Bu fıçıyı 1751 yılında yapmışlar. Dokuz metre boyunda, yedi metre yüksekliğindeki bu devasa fıçı iki yüz yirmi bin litre şarap depolayabiliyor!
Bu fıçının şatoda ne aradığını sorarsanız, cevabı daha da ilginç. Fıçı, vergi toplamaya yarıyormuş, sevgili arkadaşlar.
Şöyle arzedeyim.
Şatonun yapıldığı günlerde, köylüler vergilerini para yerine şarapla ödüyorlarmış. Yerel şarapların güzel ve dolayısıyla değerli olmasının sonucu, bu ayni vergi sistemi gayet güzel çalışıyormuş.
![]() |
Heidelberg Şatosu |
Heidelberg Şatosunun avlusuna kadar girmemize rağmen, kısıtlı zamanımızdan dolayı bu fıçıyı göremedim, ancak bu muhteşem şatonun tadını sonuna kadar çıkardım.
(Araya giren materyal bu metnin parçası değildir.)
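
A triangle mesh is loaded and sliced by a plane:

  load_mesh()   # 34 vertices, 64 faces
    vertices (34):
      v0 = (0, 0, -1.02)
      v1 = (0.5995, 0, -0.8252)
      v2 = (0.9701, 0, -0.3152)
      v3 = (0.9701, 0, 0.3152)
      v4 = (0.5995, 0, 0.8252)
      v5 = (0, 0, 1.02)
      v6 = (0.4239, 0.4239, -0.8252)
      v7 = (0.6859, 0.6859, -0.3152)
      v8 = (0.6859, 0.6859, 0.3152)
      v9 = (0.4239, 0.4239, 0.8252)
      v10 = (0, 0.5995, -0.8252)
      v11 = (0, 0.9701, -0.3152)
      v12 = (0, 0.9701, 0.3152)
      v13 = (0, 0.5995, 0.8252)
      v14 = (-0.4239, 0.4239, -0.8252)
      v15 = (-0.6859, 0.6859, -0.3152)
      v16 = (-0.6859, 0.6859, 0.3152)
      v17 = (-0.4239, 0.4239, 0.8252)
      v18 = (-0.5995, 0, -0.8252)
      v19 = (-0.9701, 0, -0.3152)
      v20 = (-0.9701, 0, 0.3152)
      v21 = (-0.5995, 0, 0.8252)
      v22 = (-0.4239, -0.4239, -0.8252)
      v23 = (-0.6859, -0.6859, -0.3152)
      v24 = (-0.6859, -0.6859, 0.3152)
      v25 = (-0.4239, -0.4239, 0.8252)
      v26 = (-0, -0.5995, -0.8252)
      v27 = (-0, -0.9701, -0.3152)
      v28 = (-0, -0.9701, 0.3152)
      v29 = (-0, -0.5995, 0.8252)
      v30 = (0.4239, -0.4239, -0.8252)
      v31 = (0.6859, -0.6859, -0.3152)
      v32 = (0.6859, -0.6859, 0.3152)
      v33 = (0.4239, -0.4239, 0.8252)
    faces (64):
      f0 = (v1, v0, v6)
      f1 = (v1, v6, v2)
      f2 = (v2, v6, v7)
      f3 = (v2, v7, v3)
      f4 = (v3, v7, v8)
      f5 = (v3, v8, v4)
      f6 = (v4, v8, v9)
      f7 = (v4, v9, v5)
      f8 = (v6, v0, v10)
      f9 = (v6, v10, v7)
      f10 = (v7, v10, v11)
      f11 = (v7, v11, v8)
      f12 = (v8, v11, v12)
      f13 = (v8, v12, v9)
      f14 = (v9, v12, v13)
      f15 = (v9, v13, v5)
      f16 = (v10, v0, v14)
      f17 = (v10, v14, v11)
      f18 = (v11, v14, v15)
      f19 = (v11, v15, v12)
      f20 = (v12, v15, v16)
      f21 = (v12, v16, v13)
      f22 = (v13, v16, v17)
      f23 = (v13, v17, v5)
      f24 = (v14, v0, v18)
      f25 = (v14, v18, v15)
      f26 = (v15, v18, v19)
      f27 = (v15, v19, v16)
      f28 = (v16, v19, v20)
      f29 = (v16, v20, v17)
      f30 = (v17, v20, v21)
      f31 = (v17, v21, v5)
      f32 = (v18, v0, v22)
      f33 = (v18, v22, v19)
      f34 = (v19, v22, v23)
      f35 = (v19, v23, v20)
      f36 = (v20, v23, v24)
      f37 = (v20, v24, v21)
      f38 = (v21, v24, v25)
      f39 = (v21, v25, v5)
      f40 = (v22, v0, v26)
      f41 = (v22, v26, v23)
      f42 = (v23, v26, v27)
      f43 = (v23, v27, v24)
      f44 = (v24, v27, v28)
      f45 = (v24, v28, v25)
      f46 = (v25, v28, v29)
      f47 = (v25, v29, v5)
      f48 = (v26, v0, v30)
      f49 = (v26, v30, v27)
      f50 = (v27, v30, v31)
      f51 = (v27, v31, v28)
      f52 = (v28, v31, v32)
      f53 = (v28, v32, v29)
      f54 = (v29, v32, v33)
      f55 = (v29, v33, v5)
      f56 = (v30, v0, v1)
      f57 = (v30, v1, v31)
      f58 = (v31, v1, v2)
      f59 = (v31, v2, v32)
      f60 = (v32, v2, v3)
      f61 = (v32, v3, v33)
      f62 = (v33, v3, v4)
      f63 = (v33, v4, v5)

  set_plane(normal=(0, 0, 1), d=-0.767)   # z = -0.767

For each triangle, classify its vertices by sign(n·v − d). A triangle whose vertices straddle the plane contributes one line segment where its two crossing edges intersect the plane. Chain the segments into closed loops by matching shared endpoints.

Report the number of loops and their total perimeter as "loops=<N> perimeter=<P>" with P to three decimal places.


Straddling triangles (16 of 64):
  (v1,v6,v2) [--+] → (0.486231, 0.375526, -0.767)–(0.641792, 0, -0.767)  len=0.4065
  (v2,v6,v7) [+-+] → (0.486231, 0.375526, -0.767)–(0.453799, 0.453799, -0.767)  len=0.0847
  (v6,v10,v7) [--+] → (0.0782733, 0.60936, -0.767)–(0.453799, 0.453799, -0.767)  len=0.4065
  (v7,v10,v11) [+-+] → (0.0782733, 0.60936, -0.767)–(0, 0.641792, -0.767)  len=0.0847
  (v10,v14,v11) [--+] → (-0.375526, 0.486231, -0.767)–(0, 0.641792, -0.767)  len=0.4065
  (v11,v14,v15) [+-+] → (-0.375526, 0.486231, -0.767)–(-0.453799, 0.453799, -0.767)  len=0.0847
  (v14,v18,v15) [--+] → (-0.60936, 0.0782733, -0.767)–(-0.453799, 0.453799, -0.767)  len=0.4065
  (v15,v18,v19) [+-+] → (-0.60936, 0.0782733, -0.767)–(-0.641792, 0, -0.767)  len=0.0847
  (v18,v22,v19) [--+] → (-0.486231, -0.375526, -0.767)–(-0.641792, 0, -0.767)  len=0.4065
  (v19,v22,v23) [+-+] → (-0.486231, -0.375526, -0.767)–(-0.453799, -0.453799, -0.767)  len=0.0847
  (v22,v26,v23) [--+] → (-0.0782733, -0.60936, -0.767)–(-0.453799, -0.453799, -0.767)  len=0.4065
  (v23,v26,v27) [+-+] → (-0.0782733, -0.60936, -0.767)–(0, -0.641792, -0.767)  len=0.0847
  (v26,v30,v27) [--+] → (0.375526, -0.486231, -0.767)–(0, -0.641792, -0.767)  len=0.4065
  (v27,v30,v31) [+-+] → (0.375526, -0.486231, -0.767)–(0.453799, -0.453799, -0.767)  len=0.0847
  (v30,v1,v31) [--+] → (0.60936, -0.0782733, -0.767)–(0.453799, -0.453799, -0.767)  len=0.4065
  (v31,v1,v2) [+-+] → (0.60936, -0.0782733, -0.767)–(0.641792, 0, -0.767)  len=0.0847

Chained into 1 loop(s):
  loop 1: 16 segments, perimeter = 3.9296
Total perimeter = 3.930

loops=1 perimeter=3.930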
Daha önceki yazılarımda, size, Alman şatolarının güzelliklerinden bahsetmiştim. Heidelberg Şatosu işte bu şatoların tartışmasız en güzellerinden biri.
13. yüzyılda bir kale olarak yapımına başlamış. Sonrasında Kutsal Roma-Cermen İmparatorluğu döneminde bugünkü Gotik-Barok görünümünü almış.
Bu fenomeni Avrupa’daki birçok şatoda gözlemleyebilirsiniz sevgili arkadaşlar.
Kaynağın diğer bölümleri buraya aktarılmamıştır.